建設工事業における相談窓口とは、深刻な人手不足と度重なる法改正、現場でのトラブルなどについて解決策を提案してくれる経営のライフラインです。
現場での工事を円滑に進めるために、専門的な知識のある人へ相談できる窓口を活用すれば、適切に対応できます。
法改正が相次ぐ昨今、何かトラブルが発生してから動くのではなく、前もって標準契約書を確認したり事前調査を進めたりすることが大切です。
トラブルの予防のおいても相談窓口を利用すれば、企業の信頼と利益を守りやすくなります。
そこで、建設工事業の相談窓口について、法律や現場、仕上がりを巡るトラブルの相談先を紹介します。
建設工事業の法令・経営の相談窓口では、建設業許可や新制度への対応など、事業者や経営者が悩みやすい経営上課題解決について相談できます。
法令・経営の相談窓口として、以下が挙げられます。
・建設業サポートセンター…都道府県の建設業協会や一般財団法人建設業振興基金などが運営する組織で、建設業許可や経営事項審査、インボイス制度への対応などの実務相談を幅広く受け付けている
・下請け駆け込み寺…中小企業庁が設置する窓口で、元請け業者から不当な契約や支払遅延などの建設業法違反があった際に無料で相談できる
建設工事業の一人親方の権利・安全相談窓口は、現場で働く職人や一人親方などが自身の身を守るために相談できます。
残業代未払いや過重労働、安全対策不備など、労働基準法に関する問題は、労働基準監督署が対応します。
建設工事業の施主との紛争問題の相談窓口は、リフォーム工事や雨漏り修理などの仕上がりを巡るトラブルを解決するために設けられている公的窓口です。

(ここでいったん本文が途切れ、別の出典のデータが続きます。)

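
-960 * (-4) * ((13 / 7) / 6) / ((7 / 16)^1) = 133120 / 49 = 2716.73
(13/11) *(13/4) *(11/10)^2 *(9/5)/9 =1859/2000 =0.93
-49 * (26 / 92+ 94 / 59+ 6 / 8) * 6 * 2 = -1543.99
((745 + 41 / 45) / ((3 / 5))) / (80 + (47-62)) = 2582 / 135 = 19.13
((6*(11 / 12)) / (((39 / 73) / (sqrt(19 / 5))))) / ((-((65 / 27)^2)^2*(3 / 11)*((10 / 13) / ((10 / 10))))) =-521579817*sqrt(95) / 1785062500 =-2.85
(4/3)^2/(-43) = -16/387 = -0.04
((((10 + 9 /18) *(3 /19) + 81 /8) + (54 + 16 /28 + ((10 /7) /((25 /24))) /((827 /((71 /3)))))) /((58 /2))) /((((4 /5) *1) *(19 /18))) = 90654147 /33437264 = 2.71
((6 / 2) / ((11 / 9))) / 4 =27 / 44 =0.61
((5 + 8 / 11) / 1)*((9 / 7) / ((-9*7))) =-9 / 77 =-0.12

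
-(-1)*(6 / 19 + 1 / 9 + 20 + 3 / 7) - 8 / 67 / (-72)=1672721 / 80199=20.86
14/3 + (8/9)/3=134/27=4.96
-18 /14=-9 /7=-1.29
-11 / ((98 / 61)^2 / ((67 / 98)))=-2742377 / 941192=-2.91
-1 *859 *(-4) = 3436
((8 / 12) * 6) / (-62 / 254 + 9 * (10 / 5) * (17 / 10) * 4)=2540 / 77569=0.03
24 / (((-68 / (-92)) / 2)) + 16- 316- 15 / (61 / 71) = -252.52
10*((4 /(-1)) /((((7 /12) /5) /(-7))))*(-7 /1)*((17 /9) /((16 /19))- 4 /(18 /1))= -33950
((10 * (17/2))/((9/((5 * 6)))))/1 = 850/3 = 283.33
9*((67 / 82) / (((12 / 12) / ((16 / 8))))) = 603 / 41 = 14.71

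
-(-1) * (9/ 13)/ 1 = 9/ 13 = 0.69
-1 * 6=-6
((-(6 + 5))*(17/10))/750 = -187/7500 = -0.02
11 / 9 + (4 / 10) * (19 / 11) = 947 / 495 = 1.91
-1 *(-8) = 8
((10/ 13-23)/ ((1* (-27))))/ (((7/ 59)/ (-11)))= -76.34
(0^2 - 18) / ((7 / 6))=-108 / 7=-15.43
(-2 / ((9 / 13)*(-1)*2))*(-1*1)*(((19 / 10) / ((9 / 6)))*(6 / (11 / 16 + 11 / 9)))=-7904 / 1375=-5.75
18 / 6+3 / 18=19 / 6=3.17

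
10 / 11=0.91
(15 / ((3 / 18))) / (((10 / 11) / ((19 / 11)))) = 171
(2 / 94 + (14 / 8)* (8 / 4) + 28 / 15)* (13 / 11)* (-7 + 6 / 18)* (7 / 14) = -98761 / 4653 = -21.23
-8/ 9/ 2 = -4/ 9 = -0.44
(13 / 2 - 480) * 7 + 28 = -6573 / 2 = -3286.50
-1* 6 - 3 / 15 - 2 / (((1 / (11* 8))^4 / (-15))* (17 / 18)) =161917746673 / 85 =1904914666.74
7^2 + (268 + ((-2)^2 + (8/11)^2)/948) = 9090746/28677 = 317.00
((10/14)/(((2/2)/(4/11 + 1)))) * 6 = 450/77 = 5.84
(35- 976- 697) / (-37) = 1638 / 37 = 44.27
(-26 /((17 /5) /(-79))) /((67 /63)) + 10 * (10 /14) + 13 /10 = 45963849 /79730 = 576.49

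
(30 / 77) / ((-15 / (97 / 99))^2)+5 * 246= 13923809468 / 11320155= 1230.00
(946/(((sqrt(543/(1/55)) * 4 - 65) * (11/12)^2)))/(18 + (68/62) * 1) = 311922/38552261 + 95976 * sqrt(29865)/192761305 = 0.09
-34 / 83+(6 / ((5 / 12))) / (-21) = -3182 / 2905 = -1.10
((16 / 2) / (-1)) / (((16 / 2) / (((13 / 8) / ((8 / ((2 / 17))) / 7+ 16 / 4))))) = -91 / 768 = -0.12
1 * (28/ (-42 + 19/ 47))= -1316/ 1955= -0.67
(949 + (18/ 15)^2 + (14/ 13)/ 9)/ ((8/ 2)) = 2780387/ 11700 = 237.64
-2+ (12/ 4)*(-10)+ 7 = -25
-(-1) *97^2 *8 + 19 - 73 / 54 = 4065641 / 54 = 75289.65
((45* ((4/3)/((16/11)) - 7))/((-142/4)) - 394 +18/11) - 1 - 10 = -618009/1562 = -395.65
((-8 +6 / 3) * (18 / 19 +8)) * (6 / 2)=-3060 / 19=-161.05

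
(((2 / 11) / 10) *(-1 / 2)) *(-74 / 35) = 37 / 1925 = 0.02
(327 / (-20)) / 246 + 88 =144211 / 1640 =87.93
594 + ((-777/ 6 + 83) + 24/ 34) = 18639/ 34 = 548.21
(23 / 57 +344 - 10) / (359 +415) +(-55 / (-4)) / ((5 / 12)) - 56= -995653 / 44118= -22.57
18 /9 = 2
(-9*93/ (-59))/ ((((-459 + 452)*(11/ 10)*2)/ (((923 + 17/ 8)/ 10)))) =-6194637/ 72688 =-85.22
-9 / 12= -3 / 4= -0.75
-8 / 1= -8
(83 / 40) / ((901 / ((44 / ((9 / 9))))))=913 / 9010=0.10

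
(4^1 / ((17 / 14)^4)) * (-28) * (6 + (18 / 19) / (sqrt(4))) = -529218816 / 1586899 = -333.49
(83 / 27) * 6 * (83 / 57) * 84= 385784 / 171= 2256.05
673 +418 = 1091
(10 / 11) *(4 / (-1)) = -40 / 11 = -3.64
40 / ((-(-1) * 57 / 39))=27.37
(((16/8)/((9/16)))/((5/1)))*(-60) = -128/3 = -42.67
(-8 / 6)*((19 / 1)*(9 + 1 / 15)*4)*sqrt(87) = -41344*sqrt(87) / 45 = -8569.58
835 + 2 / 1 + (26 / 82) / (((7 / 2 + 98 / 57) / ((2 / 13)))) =20418843 / 24395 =837.01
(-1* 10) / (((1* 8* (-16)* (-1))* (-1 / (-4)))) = -5 / 16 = -0.31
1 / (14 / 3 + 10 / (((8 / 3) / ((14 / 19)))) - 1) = 114 / 733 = 0.16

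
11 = 11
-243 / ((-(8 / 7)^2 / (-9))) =-107163 / 64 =-1674.42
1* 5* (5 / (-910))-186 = -33857 / 182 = -186.03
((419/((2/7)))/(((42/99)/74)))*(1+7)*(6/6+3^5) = 499320624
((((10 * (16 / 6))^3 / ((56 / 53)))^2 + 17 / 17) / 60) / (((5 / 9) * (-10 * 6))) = -11505664035721 / 71442000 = -161049.02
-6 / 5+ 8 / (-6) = -38 / 15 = -2.53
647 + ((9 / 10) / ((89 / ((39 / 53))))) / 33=335709007 / 518870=647.00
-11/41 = -0.27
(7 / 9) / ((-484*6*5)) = -7 / 130680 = -0.00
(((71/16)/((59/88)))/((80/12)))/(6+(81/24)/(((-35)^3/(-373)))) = 6697075/40672063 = 0.16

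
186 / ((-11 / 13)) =-2418 / 11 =-219.82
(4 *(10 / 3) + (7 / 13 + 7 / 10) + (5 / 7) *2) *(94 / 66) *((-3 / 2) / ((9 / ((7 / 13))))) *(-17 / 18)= 3172829 / 1642680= 1.93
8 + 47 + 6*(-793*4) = -18977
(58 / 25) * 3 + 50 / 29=6296 / 725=8.68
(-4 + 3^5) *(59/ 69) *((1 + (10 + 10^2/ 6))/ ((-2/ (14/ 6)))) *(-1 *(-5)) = -40963405/ 1242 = -32981.81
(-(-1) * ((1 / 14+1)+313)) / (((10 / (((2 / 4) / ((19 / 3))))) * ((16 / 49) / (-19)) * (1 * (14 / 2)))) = -20.61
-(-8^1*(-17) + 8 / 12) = -410 / 3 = -136.67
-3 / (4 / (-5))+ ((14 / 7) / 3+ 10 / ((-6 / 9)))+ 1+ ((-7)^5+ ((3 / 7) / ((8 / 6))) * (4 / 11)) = -15538415 / 924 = -16816.47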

たとえば、リフォームの見積もり内容の確認や、工事が終わった後に発生した不具合に関して、専門家による技術的なことは、公益財団法人住宅リフォーム・紛争処理支援センターが運営する住まいるダイヤルに相談できます。
国土交通大臣から指定を受けた専門相談窓口なので、安心して相談しやすいでしょう。
建設後の雨漏りが止まらない問題や、代金の不払いなどの建設契約に関する紛争は、建設工事紛争審査会に相談すると、裁判よりも簡易・迅速に解決できます。
国土交通省や都道府県に設置されているため、専門家や弁護士に仲裁してほしいときや、調停で解決したいときはおすすめです。